The shotgun was an express gun and short barreled. He slung it from a loop under the slicker. Then he took a lantern and went to the stable and saddled the claybank. Leading the horse outside into the driving rain, he swung into the saddle and turned along the road toward Basin.
There was no letup in the rain. It fell steadily and heavily, yet the claybank slogged along, alternating between a shambling trot and a fast walk. Allen Ring, his chin sunk in the upturned collar of his slicker, watched the drops fall from the brim of his Stetson and felt the bump of the shotgun under his coat.
He had seen little of the tally book, but sufficient to know that it would blow the lid off the very range war they were fearing. Knowing the Hazlitts, he knew they would bring fire and gunplay to every home even remotely connected with the death of their brother.

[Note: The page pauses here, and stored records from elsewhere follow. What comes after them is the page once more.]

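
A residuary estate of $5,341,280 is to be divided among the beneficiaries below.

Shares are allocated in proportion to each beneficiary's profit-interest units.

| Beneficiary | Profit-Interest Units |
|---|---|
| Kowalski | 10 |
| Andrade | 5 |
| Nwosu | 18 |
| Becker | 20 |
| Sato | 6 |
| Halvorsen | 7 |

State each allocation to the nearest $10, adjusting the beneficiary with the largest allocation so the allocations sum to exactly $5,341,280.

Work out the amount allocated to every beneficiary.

Kowalski: $809,280 · Andrade: $404,640 · Nwosu: $1,456,710 · Becker: $1,618,580 · Sato: $485,570 · Halvorsen: $566,500

Combined profit-interest units = 66.
Unrounded shares: Kowalski 10/66 × $5,341,280 = 809,284.85; Andrade 5/66 × $5,341,280 = 404,642.42; Nwosu 18/66 × $5,341,280 = 1,456,712.73; Becker 20/66 × $5,341,280 = 1,618,569.70; Sato 6/66 × $5,341,280 = 485,570.91; Halvorsen 7/66 × $5,341,280 = 566,499.39.
After rounding ($10): Kowalski $809,280; Andrade $404,640; Nwosu $1,456,710; Becker $1,618,570; Sato $485,570; Halvorsen $566,500. Sum = $5,341,270.
Difference $5,341,280 − $5,341,270 = +$10 applied to largest allocation (Becker): Becker becomes $1,618,580.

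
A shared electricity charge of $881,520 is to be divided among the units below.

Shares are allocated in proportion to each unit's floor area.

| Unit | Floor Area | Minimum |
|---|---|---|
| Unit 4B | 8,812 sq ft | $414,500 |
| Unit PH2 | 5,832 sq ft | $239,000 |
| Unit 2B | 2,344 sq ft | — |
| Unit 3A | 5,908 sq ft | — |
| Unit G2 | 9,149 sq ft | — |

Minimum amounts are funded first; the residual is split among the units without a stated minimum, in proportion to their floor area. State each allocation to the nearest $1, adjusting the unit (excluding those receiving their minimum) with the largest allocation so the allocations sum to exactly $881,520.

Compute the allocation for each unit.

Minimums first: Unit 4B $414,500; Unit PH2 $239,000. Residual $228,020.
Residual split over remaining floor area 17,401: Unit 2B 30,715.41 → $30,715; Unit 3A 77,417.51 → $77,418; Unit G2 119,887.07 → $119,887.

Unit 4B: $414,500 · Unit PH2: $239,000 · Unit 2B: $30,715 · Unit 3A: $77,418 · Unit G2: $119,887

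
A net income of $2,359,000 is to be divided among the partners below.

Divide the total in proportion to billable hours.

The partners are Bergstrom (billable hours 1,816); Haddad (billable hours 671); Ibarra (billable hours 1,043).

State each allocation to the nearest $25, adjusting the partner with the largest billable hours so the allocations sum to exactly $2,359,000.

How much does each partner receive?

Bergstrom: $1,213,600 · Haddad: $448,400 · Ibarra: $697,000

Sum of billable hours: 3,530.
Unrounded shares: Bergstrom 1,816/3,530 × $2,359,000 = 1,213,581.87; Haddad 671/3,530 × $2,359,000 = 448,410.48; Ibarra 1,043/3,530 × $2,359,000 = 697,007.65.
After rounding ($25): Bergstrom $1,213,575; Haddad $448,400; Ibarra $697,000. Sum = $2,358,975.
Difference $2,359,000 − $2,358,975 = +$25 applied to largest billable hours (Bergstrom): Bergstrom becomes $1,213,600.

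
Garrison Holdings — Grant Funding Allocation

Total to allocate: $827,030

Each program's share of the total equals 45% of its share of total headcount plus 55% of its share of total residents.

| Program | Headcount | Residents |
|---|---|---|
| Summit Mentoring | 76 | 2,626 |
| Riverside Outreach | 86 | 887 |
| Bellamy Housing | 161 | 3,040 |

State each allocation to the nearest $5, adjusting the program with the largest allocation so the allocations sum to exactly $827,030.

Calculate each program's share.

Summit Mentoring: $269,850 | Riverside Outreach: $160,660 | Bellamy Housing: $396,520

Totals — headcount 323, residents 6,553.
Composite weights (45% headcount + 55% residents): Summit Mentoring 0.3263; Riverside Outreach 0.1943; Bellamy Housing 0.4795.
Raw shares: Summit Mentoring 269,847.67; Riverside Outreach 160,659.72; Bellamy Housing 396,522.61.
Rounded to nearest $5: Summit Mentoring $269,850; Riverside Outreach $160,660; Bellamy Housing $396,525. Sum = $827,035.
Difference $827,030 − $827,035 = −$5 applied to largest allocation (Bellamy Housing): Bellamy Housing becomes $396,520.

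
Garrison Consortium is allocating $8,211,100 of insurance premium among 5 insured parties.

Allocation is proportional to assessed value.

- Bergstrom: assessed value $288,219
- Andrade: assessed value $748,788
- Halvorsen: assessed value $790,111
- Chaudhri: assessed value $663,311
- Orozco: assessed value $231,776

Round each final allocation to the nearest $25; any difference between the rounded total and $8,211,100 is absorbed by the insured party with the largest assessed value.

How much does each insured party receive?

Total assessed value = 2,722,205.
Unrounded shares: Bergstrom 288,219/2,722,205 × $8,211,100 = 869,366.94; Andrade 748,788/2,722,205 × $8,211,100 = 2,258,600.34; Halvorsen 790,111/2,722,205 × $8,211,100 = 2,383,244.62; Chaudhri 663,311/2,722,205 × $8,211,100 = 2,000,772.52; Orozco 231,776/2,722,205 × $8,211,100 = 699,115.57.
At nearest $25: Bergstrom $869,375; Andrade $2,258,600; Halvorsen $2,383,250; Chaudhri $2,000,775; Orozco $699,125. Sum = $8,211,125.
Difference $8,211,100 − $8,211,125 = −$25 applied to largest assessed value (Halvorsen): Halvorsen becomes $2,383,225.

Bergstrom: $869,375 · Andrade: $2,258,600 · Halvorsen: $2,383,225 · Chaudhri: $2,000,775 · Orozco: $699,125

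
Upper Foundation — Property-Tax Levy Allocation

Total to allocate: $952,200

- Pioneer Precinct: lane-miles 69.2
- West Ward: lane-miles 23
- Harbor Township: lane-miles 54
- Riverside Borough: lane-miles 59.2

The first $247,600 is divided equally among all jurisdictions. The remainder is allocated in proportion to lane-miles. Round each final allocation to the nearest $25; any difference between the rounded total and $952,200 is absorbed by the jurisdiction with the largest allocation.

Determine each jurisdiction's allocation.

Equal tier: $247,600 ÷ 4 = $61,900 apiece.
Remainder $704,600 by lane-miles (total 205.4): Pioneer Precinct 237,382.28 → $237,375; West Ward 78,898.73 → $78,900; Harbor Township 185,240.51 → $185,250; Riverside Borough 203,078.48 → $203,075.
Totals: Pioneer Precinct $61,900 + $237,375 = $299,275; West Ward $61,900 + $78,900 = $140,800; Harbor Township $61,900 + $185,250 = $247,150; Riverside Borough $61,900 + $203,075 = $264,975.

Pioneer Precinct: $299,275 · West Ward: $140,800 · Harbor Township: $247,150 · Riverside Borough: $264,975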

The horse slid down a steep bank and shambled across the wide wash. Suddenly, the distant roar that had been in his ears for some time sprang into consciousness and he jerked his head up. His horse snorted in alarm, and Ring stared, openmouthed, at the wall of water, towering all of ten feet high, that was rolling down the wash toward him.
With a shrill rebel yell he slapped the spurs to the claybank, and the startled horse turned loose with an astounded leap and hit the ground in a dead run. There was no time to slow for the bank of the wash, and the horse went up, slipped at the very brink, and started to fall back.